RE David Crummack’s letter ‘Country ways handed down through centuries’, August 3.
His point isn’t instantly obvious, but I will assume that he is saying, “will everyone leave us alone to kill whatever it is we enjoy killing”.
He gave two examples of birds whose numbers have been decimated, allegedly by foxes and badgers.
The truth, however, is not as simple as some country folk.
In 1999, a study by The British Trust for Ornithology and the RSPB, concluded that farming changes were largely to blame for a decline in lapwing numbers, especially the switch from spring to autumn sowing, which restricts nest sites, and the loss of grassland and increased pesticide use, which limited food availability.
Another survey, by the RSPB, this time of curlew numbers, again put most of the blame on agricultural intensification and moorland however, claim that fox control could also help.

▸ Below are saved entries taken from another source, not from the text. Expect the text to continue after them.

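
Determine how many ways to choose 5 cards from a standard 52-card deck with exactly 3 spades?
13 spades and 39 non-spades: C(13,3) × C(39,2) = 286 × 741 = 211,926.

Answer: 211,926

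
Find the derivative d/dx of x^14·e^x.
(14x^13 + x^14)e^x

Product rule: d/dx[x^14]·e^x + x^14·d/dx[e^x] = 14x^{13}e^x + x^14e^x.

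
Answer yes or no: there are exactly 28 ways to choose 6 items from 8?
Yes

Working:
C(8,6) = 28.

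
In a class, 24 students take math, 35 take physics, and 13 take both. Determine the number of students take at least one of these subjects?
|A∪B| = |A|+|B|-|A∩B| = 24+35-13 = 46.

Answer: 46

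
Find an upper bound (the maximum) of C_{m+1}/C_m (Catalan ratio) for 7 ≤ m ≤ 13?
18/5

C_{m+1}/C_m = 2(2m+1)/(m+2), which increases with m. Maximum at m = 13: 2·27/15 = 18/5.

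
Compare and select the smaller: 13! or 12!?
12!

Explanation: 13!=6,227,020,800, 12!=479,001,600. 13! > 12!.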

However, before we condone the killing of foxes, or farmers, to protect curlews, we need to know why some people would like to artificially boost curlew numbers. For that, you only need to read a past edition of Wildfowling Magazine International in which a call was made to remove the curlews’ protected status to allow ‘a new generation of fowlers’ to ‘experience the magic of curlew shooting’.
Leave the likes of Mr Crummack to run the countryside – there isn’t a hope in hell of that happening I’m pleased to say.